Enorme la nostalgia dei miei scarsi appunti sull'Internazionale Lettrista, almeno quanto il dolore alla notizia di Dada morto affogato in un pitale colmo di cava/brut e pezzi di arance a macerare.
Tutto collima quando il panico lievita al formulare un quesito semplice eppur-scomodo: perché più d'un belga possono mettere in crisi l'italico stivale al semplice nominarli?

Aracne pentita dissolse la tela e la mangiò
i nodi feroci si aggrapparono al di lei intestino
lacrime dense prendono il volo
dall'invertito sguardo del suo corpo all'ingiù

venerdì 19 dicembre 2008

Aveste visto Gnyos, con certi tramonti d'argento fuso, che se additi l'orizzonte ci rimetti per sempre la punta dell'indice. Aveste ascoltato fremiti d'ali delle rondini di Sohletud, visibili quali sottili penombre su quel sole cascante di cui sopra, sempre in fuga, esse, verso primavere bugiarde.
Allora sì, potreste capire cosa si prova a stare caduchi, supini in un letto di petali d'iris, quando sulla finestra picchietta uno stormo di gocce cieche come la notte, sottili più della vita di una donna sottile. Mi sollevo in uno slancio addominale e scopro che sino a poco prima ero a testa in giù, legato ad un letto verticale, e che la finestra è sul soffitto, e che quella pioggia è resina della quercia che da cinquecent'anni cinge per un fianco (quello bieco adorno di tegole rosse) la mia più intima dimora, e i cui rami e rami ne sovrastano il tetto piatto intonacato e decorato a greche.
Mi alzo in piedi sul letto, faccio due salti sul materasso e con le braccia tese in alto riesco ad aggrapparmi ad un candelabro, saldamente ancorato al comodino di cilegio che da quasi mille anni arreda la mia più intima dimora. Di lì, ondeggiando, salto infine in avanti sgusciando via da un'uscita quadrata e senza porta, posta giusto in mezzo a alla parete che sta di fronte alla finestra che dà sul cielo e sui rami di quercia. Splasce, eccomi adesso nella piscina di liquore d'anice. Due colpi di pinna e sono su.

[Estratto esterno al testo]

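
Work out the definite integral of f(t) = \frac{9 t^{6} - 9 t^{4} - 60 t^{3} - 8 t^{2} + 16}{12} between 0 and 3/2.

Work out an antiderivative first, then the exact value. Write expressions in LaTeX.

An antiderivative F(t) passes only if d/dt[F] lands on f(t) exactly.
F(t) = \frac{t \left(135 t^{6} - 189 t^{4} - 1575 t^{3} - 280 t^{2} + 1680\right)}{1260} is an antiderivative of f.
Check: d/dt[\frac{t \left(135 t^{6} - 189 t^{4} - 1575 t^{3} - 280 t^{2} + 1680\right)}{1260}] = \frac{3 t^{6}}{4} - \frac{3 t^{4}}{4} - 5 t^{3} - \frac{2 t^{2}}{3} + \frac{4}{3}, which equals f(t).
F(3/2) = - \frac{78607}{17920}; F(0) = 0.
Integral = F(3/2) - F(0) = - \frac{78607}{17920}.

Antiderivative: F(t) = \frac{t \left(135 t^{6} - 189 t^{4} - 1575 t^{3} - 280 t^{2} + 1680\right)}{1260}; value = - \frac{78607}{17920}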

Se vi affacciate su una spiaggia di Gnyos, mi vedrete sbracciarmi, come a chiedere aiuto, scuro e piccolo alla base del sole incandescente che tramonta. Calmi, vi sto solo salutando.

giovedì 18 dicembre 2008

"Il meno che si possa chiedere ad una scultura è che stia ferma."

Salvador Dalì

Il più che si possa fare a una cultura è di muoverla.
Nonchè sia ormai tardo l'orario i fringuelli beccano al mio timpano arguto, ma gioisco del morbido e sintetico guscio sennheiser che mi propina l'aria smossa dal calcolatore, senza così arrecare alcun disturbo ai viaggi onirici del vicino Alex.
Sogno o son desto? Segno col destro? Suono o son questo?
E' dura la lieta novella, di certo l'assonanza favella.